Hal ini terbukti dari adanya kalimat yang disampaikan oleh Maksi Ngkeros saat itu setelah menyampaikan kalimat-kalimat yang diduga menyerang pribadi Hery Nabit, bunyinya: “sebut namanya kalau dia tidak setuju, asal jangan serang pribadinya”.
Pernyataan Maksi Ngkeros ini membuktikan bahwa yang bersangkutan sendiri menyadari/memaknai bahwa kalimat-kalimat yang disampaikan sebelumnya bukanlah serangan terhadap pribadi dan kehormatan Hery Nabit sebagai salah satu calon bupati Manggarai.

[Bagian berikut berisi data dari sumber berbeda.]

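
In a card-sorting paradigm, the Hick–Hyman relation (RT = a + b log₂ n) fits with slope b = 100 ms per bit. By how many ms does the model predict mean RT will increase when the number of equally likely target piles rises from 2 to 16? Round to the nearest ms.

300 ms

Only the slope matters, since a is common to both: ΔRT = b·log₂(n₂/n₁).
log₂(16) − log₂(2) = log₂(16/2) = log₂(8) = 3.
ΔRT = 100 × 3.0000 = 300.000 ms.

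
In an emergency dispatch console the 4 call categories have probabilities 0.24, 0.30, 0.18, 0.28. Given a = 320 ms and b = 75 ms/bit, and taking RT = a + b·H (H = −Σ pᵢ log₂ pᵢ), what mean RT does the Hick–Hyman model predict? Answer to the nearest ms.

Entropy contributions −pᵢ log₂ pᵢ: 0.4941, 0.5211, 0.4453, 0.5142; sum H = 1.9748 bits.
RT = a + bH = 320 + 75·1.9748 = 468.11 ms.

468 ms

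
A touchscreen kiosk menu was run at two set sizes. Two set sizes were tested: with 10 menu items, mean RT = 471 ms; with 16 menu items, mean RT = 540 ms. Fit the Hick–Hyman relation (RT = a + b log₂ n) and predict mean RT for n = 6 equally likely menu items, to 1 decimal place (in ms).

396.0 ms

RT is linear in log₂ n, so two points fix the line:
  b = (540 − 471) / (log₂ 16 − log₂ 10) = 69 / (4 − 3.3219) = 101.759 ms/bit
  a = 471 − 101.759 × 3.3219 = 132.964 ms
Then RT(6) = 132.964 + 101.759 × log₂ 6 = 132.964 + 101.759 × 2.5850 ≈ 396.007 ms.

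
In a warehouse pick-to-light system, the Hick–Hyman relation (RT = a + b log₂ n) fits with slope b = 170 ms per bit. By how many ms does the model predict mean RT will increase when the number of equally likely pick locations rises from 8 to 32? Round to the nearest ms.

340 ms

ΔRT = (a + b log₂ n₂) − (a + b log₂ n₁) = b·(log₂ n₂ − log₂ n₁).
log₂(32) − log₂(8) = log₂(32/8) = log₂(4) = 2.
ΔRT = 170 × 2.0000 = 340.000 ms.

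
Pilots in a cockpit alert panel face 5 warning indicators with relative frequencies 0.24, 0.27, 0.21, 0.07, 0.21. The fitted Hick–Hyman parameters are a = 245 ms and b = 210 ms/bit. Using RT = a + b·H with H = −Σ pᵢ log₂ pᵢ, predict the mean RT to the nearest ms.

Entropy contributions −pᵢ log₂ pᵢ: 0.4941, 0.5100, 0.4728, 0.2686, 0.4728; sum H = 2.2184 bits.
RT = a + bH = 245 + 210·2.2184 = 710.86 ms.

711 ms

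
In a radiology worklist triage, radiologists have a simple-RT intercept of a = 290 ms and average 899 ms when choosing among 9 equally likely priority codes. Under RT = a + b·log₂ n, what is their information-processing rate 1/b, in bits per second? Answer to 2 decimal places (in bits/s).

Choice component = 899 − 290 = 609 ms over log₂(9) = 3.1699 bits.
b = 609 / 3.1699 = 192.118 ms/bit, so 1/b = 5.205 bits/s.

5.21 bits/s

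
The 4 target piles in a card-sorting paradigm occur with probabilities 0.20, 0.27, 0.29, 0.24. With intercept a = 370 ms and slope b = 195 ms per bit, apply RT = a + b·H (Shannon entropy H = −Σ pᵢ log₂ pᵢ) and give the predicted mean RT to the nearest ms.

757 ms

H = 0.20·log₂(1/0.20) + 0.27·log₂(1/0.27) + 0.29·log₂(1/0.29) + 0.24·log₂(1/0.24) = 1.9864 bits.
RT = 370 + 195 × 1.9864 = 757.36 ms.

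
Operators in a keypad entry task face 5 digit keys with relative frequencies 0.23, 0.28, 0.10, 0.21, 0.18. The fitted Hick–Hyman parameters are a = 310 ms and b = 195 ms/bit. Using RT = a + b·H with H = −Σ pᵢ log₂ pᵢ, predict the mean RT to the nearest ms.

H = 0.23·log₂(1/0.23) + 0.28·log₂(1/0.28) + 0.10·log₂(1/0.10) + 0.21·log₂(1/0.21) + 0.18·log₂(1/0.18) = 2.2522 bits.
RT = 310 + 195 × 2.2522 = 749.18 ms.

749 ms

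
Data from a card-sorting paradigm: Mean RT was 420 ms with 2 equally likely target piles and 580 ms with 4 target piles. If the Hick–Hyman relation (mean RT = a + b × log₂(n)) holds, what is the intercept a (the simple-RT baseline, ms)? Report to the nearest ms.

260 ms

The slope on a log₂ axis is (580 − 420) / (2 − 1) = 160 ms/bit.
Intercept: a = 420 − 160·log₂(2) = 260.000 ms.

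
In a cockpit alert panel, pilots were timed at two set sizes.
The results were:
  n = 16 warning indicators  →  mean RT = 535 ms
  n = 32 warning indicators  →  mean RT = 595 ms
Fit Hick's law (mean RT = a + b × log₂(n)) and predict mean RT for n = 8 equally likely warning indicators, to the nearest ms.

RT is linear in log₂ n, so two points fix the line:
  b = (595 − 535) / (log₂ 32 − log₂ 16) = 60 / (5 − 4) = 60 ms/bit
  a = 535 − 60 × 4 = 295 ms
Then RT(8) = 295 + 60 × log₂ 8 = 295 + 60 × 3 ≈ 475.000 ms.

475 ms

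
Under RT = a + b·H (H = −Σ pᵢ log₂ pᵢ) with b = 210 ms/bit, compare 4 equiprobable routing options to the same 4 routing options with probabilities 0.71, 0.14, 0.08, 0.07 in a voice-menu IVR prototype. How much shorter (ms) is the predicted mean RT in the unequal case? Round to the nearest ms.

Equiprobable entropy H₀ = log₂ 4 = 2.0000 bits.
Skewed entropy H = −Σ pᵢ log₂ pᵢ = 1.3080 bits.
ΔRT = b·(H₀ − H) = 210 × 0.6920 = 145.32 ms.

145 ms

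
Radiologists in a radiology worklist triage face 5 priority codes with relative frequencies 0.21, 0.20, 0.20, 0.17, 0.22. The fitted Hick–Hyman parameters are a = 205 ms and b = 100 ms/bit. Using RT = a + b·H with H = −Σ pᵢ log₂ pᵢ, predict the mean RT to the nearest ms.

Entropy contributions −pᵢ log₂ pᵢ: 0.4728, 0.4644, 0.4644, 0.4346, 0.4806; sum H = 2.3168 bits.
RT = a + bH = 205 + 100·2.3168 = 436.68 ms.

437 ms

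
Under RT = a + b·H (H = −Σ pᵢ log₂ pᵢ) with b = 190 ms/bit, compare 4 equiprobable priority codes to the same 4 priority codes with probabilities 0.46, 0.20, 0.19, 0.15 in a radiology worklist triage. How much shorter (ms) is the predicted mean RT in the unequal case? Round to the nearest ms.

29 ms

Equiprobable entropy H₀ = log₂ 4 = 2.0000 bits.
Skewed entropy H = −Σ pᵢ log₂ pᵢ = 1.8455 bits.
ΔRT = b·(H₀ − H) = 190 × 0.1545 = 29.36 ms.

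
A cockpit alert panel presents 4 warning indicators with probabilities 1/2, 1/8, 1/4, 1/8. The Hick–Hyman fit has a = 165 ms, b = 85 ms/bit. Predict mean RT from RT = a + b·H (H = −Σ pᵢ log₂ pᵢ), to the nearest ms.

Each term −pᵢ log₂ pᵢ: 0.5·1 + 0.125·3 + 0.25·2 + 0.125·3; summed, H = 1.750 bits.
Mean RT = a + bH = 165 + 85·1.750 = 313.75 ms.

314 ms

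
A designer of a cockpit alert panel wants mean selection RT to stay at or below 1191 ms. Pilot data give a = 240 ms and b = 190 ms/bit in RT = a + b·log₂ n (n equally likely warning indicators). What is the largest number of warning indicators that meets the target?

32

Set 240 + 190·log₂ n ≤ 1191 → log₂ n ≤ (1191 − 240)/190 = 5.0053.
So n ≤ 2^5.0053 = 32.117; the largest integer n is 32.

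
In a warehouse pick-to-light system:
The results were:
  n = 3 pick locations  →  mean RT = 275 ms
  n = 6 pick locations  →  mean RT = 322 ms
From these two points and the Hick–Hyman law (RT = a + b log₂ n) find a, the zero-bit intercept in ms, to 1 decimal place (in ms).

200.5 ms

Slope: b = (322 − 275) / (log₂ 6 − log₂ 3) = 47/1.0000 = 47.000 ms/bit.
Intercept: a = 275 − 47.000·log₂(3) = 200.507 ms.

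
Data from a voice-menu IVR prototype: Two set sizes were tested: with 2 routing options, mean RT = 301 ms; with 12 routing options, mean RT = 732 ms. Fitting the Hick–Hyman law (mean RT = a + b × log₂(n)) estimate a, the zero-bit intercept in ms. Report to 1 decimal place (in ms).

134.3 ms

b = (RT₂ − RT₁)/(log₂ n₂ − log₂ n₁) = (732 − 301)/(3.5850 − 1) = 166.734 ms/bit.
Intercept: a = 301 − 166.734·log₂(2) = 134.266 ms.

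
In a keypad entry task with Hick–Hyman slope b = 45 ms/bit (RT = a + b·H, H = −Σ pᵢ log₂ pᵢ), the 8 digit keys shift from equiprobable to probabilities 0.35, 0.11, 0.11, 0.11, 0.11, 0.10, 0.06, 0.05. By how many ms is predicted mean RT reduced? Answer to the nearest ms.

Equiprobable entropy H₀ = log₂ 8 = 3.0000 bits.
Skewed entropy H = −Σ pᵢ log₂ pᵢ = 2.7231 bits.
ΔRT = b·(H₀ − H) = 45 × 0.2769 = 12.46 ms.

12 ms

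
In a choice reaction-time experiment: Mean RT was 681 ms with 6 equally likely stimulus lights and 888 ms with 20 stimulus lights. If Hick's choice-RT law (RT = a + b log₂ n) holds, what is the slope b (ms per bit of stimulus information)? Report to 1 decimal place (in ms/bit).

119.2 ms/bit

b = (RT₂ − RT₁)/(log₂ n₂ − log₂ n₁) = (888 − 681)/(4.3219 − 2.5850) = 119.173 ms/bit.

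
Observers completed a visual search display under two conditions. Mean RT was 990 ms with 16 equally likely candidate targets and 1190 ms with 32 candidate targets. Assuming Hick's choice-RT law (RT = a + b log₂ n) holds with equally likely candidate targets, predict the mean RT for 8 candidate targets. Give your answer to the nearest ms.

Fit slope and intercept:
  b = (1190 − 990) / (log₂ 32 − log₂ 16) = 200 / (5 − 4) = 200 ms/bit
  a = 990 − 200 × 4 = 190 ms
Then RT(8) = 190 + 200 × log₂ 8 = 190 + 200 × 3 ≈ 790.000 ms.

790 ms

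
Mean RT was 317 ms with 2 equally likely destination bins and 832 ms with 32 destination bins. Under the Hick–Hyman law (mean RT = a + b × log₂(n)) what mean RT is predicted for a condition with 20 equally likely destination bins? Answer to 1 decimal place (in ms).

With log₂ n on the abscissa the relation is linear; from the two conditions:
  b = (832 − 317) / (log₂ 32 − log₂ 2) = 515 / (5 − 1) = 128.750 ms/bit
  a = 317 − 128.750 × 1 = 188.250 ms
Then RT(20) = 188.250 + 128.750 × log₂ 20 = 188.250 + 128.750 × 4.3219 ≈ 744.698 ms.

744.7 ms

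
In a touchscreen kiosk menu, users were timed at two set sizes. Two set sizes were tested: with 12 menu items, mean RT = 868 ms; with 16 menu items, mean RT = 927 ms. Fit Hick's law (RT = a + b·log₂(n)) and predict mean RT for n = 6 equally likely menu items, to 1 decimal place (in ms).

Solve the two-equation system in a and b:
  b = (927 − 868) / (log₂ 16 − log₂ 12) = 59 / (4 − 3.5850) = 142.156 ms/bit
  a = 868 − 142.156 × 3.5850 = 358.377 ms
Then RT(6) = 358.377 + 142.156 × log₂ 6 = 358.377 + 142.156 × 2.5850 ≈ 725.844 ms.

725.8 ms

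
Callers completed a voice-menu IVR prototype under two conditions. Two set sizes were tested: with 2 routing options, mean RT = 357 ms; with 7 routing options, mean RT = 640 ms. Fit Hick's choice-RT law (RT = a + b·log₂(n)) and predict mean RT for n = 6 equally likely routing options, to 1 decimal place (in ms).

With log₂ n on the abscissa the relation is linear; from the two conditions:
  b = (640 − 357) / (log₂ 7 − log₂ 2) = 283 / (2.8074 − 1) = 156.582 ms/bit
  a = 357 − 156.582 × 1 = 200.418 ms
Then RT(6) = 200.418 + 156.582 × log₂ 6 = 200.418 + 156.582 × 2.5850 ≈ 605.177 ms.

605.2 ms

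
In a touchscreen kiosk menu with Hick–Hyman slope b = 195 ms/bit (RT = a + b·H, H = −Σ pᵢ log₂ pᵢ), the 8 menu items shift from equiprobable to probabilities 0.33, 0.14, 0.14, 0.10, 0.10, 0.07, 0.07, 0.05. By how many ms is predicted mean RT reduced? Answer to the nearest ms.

Equiprobable entropy H₀ = log₂ 8 = 3.0000 bits.
Skewed entropy H = −Σ pᵢ log₂ pᵢ = 2.7396 bits.
ΔRT = b·(H₀ − H) = 195 × 0.2604 = 50.77 ms.

51 ms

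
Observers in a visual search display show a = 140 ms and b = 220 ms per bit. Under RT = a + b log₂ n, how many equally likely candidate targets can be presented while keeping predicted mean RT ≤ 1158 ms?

Information budget: (1158 − 140)/220 = 4.6273 bits, so n ≤ 2^4.6273 = 24.714 → at most 24.

24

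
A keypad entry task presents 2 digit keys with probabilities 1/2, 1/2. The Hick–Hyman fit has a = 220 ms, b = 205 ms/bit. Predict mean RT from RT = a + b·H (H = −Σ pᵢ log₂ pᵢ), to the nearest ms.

425 ms

H = −Σ pᵢ log₂ pᵢ = 0.5·1 + 0.5·1 = 1.000 bits.
RT = 220 + 205 × 1.000 = 425.00 ms.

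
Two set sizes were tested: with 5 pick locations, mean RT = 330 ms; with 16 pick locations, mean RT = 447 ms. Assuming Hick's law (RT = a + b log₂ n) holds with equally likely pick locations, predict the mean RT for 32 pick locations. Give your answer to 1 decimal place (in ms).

RT is linear in log₂ n, so two points fix the line:
  b = (447 − 330) / (log₂ 16 − log₂ 5) = 117 / (4 − 2.3219) = 69.723 ms/bit
  a = 330 − 69.723 × 2.3219 = 168.108 ms
Then RT(32) = 168.108 + 69.723 × log₂ 32 = 168.108 + 69.723 × 5 ≈ 516.723 ms.

516.7 ms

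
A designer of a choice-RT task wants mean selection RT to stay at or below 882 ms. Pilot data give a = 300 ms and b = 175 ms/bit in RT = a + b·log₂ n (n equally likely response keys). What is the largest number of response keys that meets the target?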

Oleh karena itu, tidak tepat Maksi Ngkeros ditetapkan sebagai tersangka, sebab Pasal 187 ayat (2) UU Pilkada mensyaratkan adanya unsur kesengajaan (adanya niat) Maksi dalam memfitnah, menghina dan menghasut.
Karena itu seandainya pun (quot non) jika kemudian, kalimat-kalimat Maksi sebelumnya ditafsirkan oleh penyidik Gakkumdu sebagai serangan terhadap pribadi Hery Nabit, maka nyatanya Maksi Ngkeros tidak dapat dimintai pertanggungjawaban pidana.
Sebab justru yang terjadi hanyalah kelalaian (kurang hati-hatinya) Maksi Ngkeros yang dibuktikan dengan pemahamannya terhadap kalimat-kalimat sebelumnya dengan menyatakan : “Sebut namanya kalau dia tidak setuju, asal jangan serang pribadinya.”